# reel out trunk light trouble



## danthepontiacman (Jul 5, 2008)

:willy:well i found a nice reel out trunk light on ebay, bulbs good, cords good, sockets good but were the cord gos in the bracket there some sort of connector, its spring loaded but dont stay in, you push it in and wiggle it and the light will come and go some but when you let go it gos off, is this a combo switch connector or what? since these were made to take out i know they didint have a mercury switch so what kinda switch did they normaly have when you got that option? and i see some have a switch but mine has the connector were the switch is, is it a fuse holder? hows it come apart?


----------



## danthepontiacman (Jul 5, 2008)

heres the pics


----------



## Eric Animal (Oct 28, 2007)

Dan, That is a Mercury switch. It stays on the mounting bracket. When you open the trunk lid, the switch turns the light on (so the light MUST mount to the lid). You can then reel the light out and it will remain lit. The wire frequently becomes detached. It isn't really servicable. I have seen them removed and replaced with a toggle switch....Eric P.S. Some guys have glued the wire back in with crazy glue ...Personally, I'd go the toggle switch route.:cheers


----------



## danthepontiacman (Jul 5, 2008)

ok well im gonna be hooking it up in my tempest, i know it was a dealer option at that time seeing has its in the dealer stuff that came with the car when new o na list f things the dealer could add, soo where is the sam hill would it plug up? or hookup?


----------



## Eric Animal (Oct 28, 2007)

I have a NOS one in my stash....I will see if the install instructions give a "suggested location" ....gimme a few minutes.
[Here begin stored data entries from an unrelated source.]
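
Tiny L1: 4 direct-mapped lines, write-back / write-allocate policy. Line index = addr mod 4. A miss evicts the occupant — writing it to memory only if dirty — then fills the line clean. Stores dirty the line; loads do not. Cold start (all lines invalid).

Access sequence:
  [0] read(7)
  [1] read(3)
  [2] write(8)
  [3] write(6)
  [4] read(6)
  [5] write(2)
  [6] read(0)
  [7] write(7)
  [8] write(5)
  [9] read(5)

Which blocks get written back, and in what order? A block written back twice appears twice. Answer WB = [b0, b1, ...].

  0 | R B7 → L3 miss [-]
  1 | R B3 → L3 miss [-]
  2 | W B8 → L0 miss [D]
  3 | W B6 → L2 miss [D]
  4 | R B6 → L2 hit [D]
  5 | W B2 → L2 miss wb→B6 [D]
  6 | R B0 → L0 miss wb→B8 [-]
  7 | W B7 → L3 miss [D]
  8 | W B5 → L1 miss [D]
  9 | R B5 → L1 hit [D]

WB = [6, 8]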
Eric


----------



## Eric Animal (Oct 28, 2007)

Dan, sorry, no instructions in the box. I have seen them mounted on the trunk lid, to the left of the jack instructions. There is a hole for you to snake a wire through...down to the left, is where it should come out and clip onto the trunk hinge, then tap into the rear light harness near the left wheel well. best I can tell ya' ...E


----------



## danthepontiacman (Jul 5, 2008)

thanks for the info, i put a metor on it and tilted and it works, i had it flat when i tested it the first time but i didint know they had the switch on theme. well ok thats good to know, ill paint it silver to make it look new and then hook it up, thanks for the insight and thanks for opening the nos one to see for me, anyone know how many years you could get these lights? i know 50's and 60's but when they stop making theme?


----------



## Eric Animal (Oct 28, 2007)

I had one that looked "dealer installed' in a 73 riviera....Also, If you polish it with steel wool it will look like shiney aluminum. E :cheers


----------



## danthepontiacman (Jul 5, 2008)

yeah well my car getsdriven so i need a trunk light in case i get a flat at night so why not install one of these right? ha thanks steel whool is easyer then painting


----------



## Eric Animal (Oct 28, 2007)

They are pretty cool! I'm puttin one in mine! E:cheers


----------



## danthepontiacman (Jul 5, 2008)

:confusedyeah i got mine installed and wire ran but when i fliped the switch it didint come on, i had power in the socker but the bulb wouldint light, even the new bulbs wouldint. the light on the switch would come and go so i bypassed the switch and it came right on, not only is it much brighter then a normal trunk light but the cord is so long i can reel it all the way out and lay it over the mirror on the driver side and sit the light on the air cleaner! man i love this thing, first time the old family car has ever had a trunk light. why the ever quit makeing these things?


----------



## Eric Animal (Oct 28, 2007)

They stopped making them because they were cool things. Now everything sux.:cheers


----------



## danthepontiacman (Jul 5, 2008)

ha im you you man, the last true american cars to me were the box caprices in the 80's and early '90's and the f body cars.


----------